Horticulture researchers sharing online gene resources for healthier forests

Aerial top view of summer green trees in forest in rural Finland. Drone photographySharing data that helps scientists, foresters and foundations improve and protect our forests, Department of Horticulture researchers Dorrie Main, Stephen Ficklin and Sook Jung are co-authors on a recent paper detailing data resources and development of TreeGenes, an electronic database of forest genomes.

Valued as sources of timber, pulp and biofuel, forests help sequester carbon, stabilize our watersheds, and maintain biodiversity in our ecology. To ensure the health and future of forests, assist with reforestation, advance tree-breeding techniques, and protect against diseases, scientists have developed a database of forest tree genomes over the last 24 years.

Today, the TreeGenes database includes genomic resources on 1790 tree species and has more than 1,500 users at academic research labs, commercial breeders, government agencies and a variety of foundations.
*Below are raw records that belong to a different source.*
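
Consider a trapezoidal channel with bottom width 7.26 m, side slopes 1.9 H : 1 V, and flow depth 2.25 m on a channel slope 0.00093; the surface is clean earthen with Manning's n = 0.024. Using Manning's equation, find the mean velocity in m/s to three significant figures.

1.69 m/s

A = (b + z·y)·y = (7.26 + 1.9×2.25)×2.25 = 25.95 m²
P = b + 2y√(1+z²) = 7.26 + 2×2.25×√(1+1.9²) = 16.92 m
R = A/P = 25.95/16.92 = 1.534 m
Q = (1/n)·A·R^(2/3)·S^(1/2) = (1/0.024) × 25.95 × 1.534^(2/3) × 0.00093^(1/2) = 43.86 m³/s
V = Q/A = 43.86/25.95 = 1.690 m/s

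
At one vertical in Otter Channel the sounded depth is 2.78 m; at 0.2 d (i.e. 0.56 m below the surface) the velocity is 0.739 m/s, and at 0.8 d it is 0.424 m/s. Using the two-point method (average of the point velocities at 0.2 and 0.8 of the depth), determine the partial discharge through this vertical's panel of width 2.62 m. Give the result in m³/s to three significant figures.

4.24 m³/s

v̄ = (0.739 + 0.424) / 2 = 0.5815 m/s
q = v̄ × d × w = 0.5815 × 2.78 × 2.62 = 4.235 m³/s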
Authored by scientists at the University of Connecticut, University of Tennessee, Washington State University, and Clemson University, the paper, “Growing and cultivating the forest genomics database, TreeGenes,” was published this fall in Database, a journal of biological databases and curation.

The new paper describes TreeGenes’ tools and interface, data sources, community standards, as well as the database’s future direction.

WSU researchers support TreeGenes, collaborating on development of a database construction tool called Tripal, and sharing their research data through TreeGenes and other fruit tree databases on the rose and citrus plant families.

This research is supported by a $3 million award from the National Science Foundation’s Plant Genome Research Program.

Main is Professor of Bioinformatics in the Department of Horticulture; Ficklin is Assistant Professor, and Jung is an Assistant Research Professor.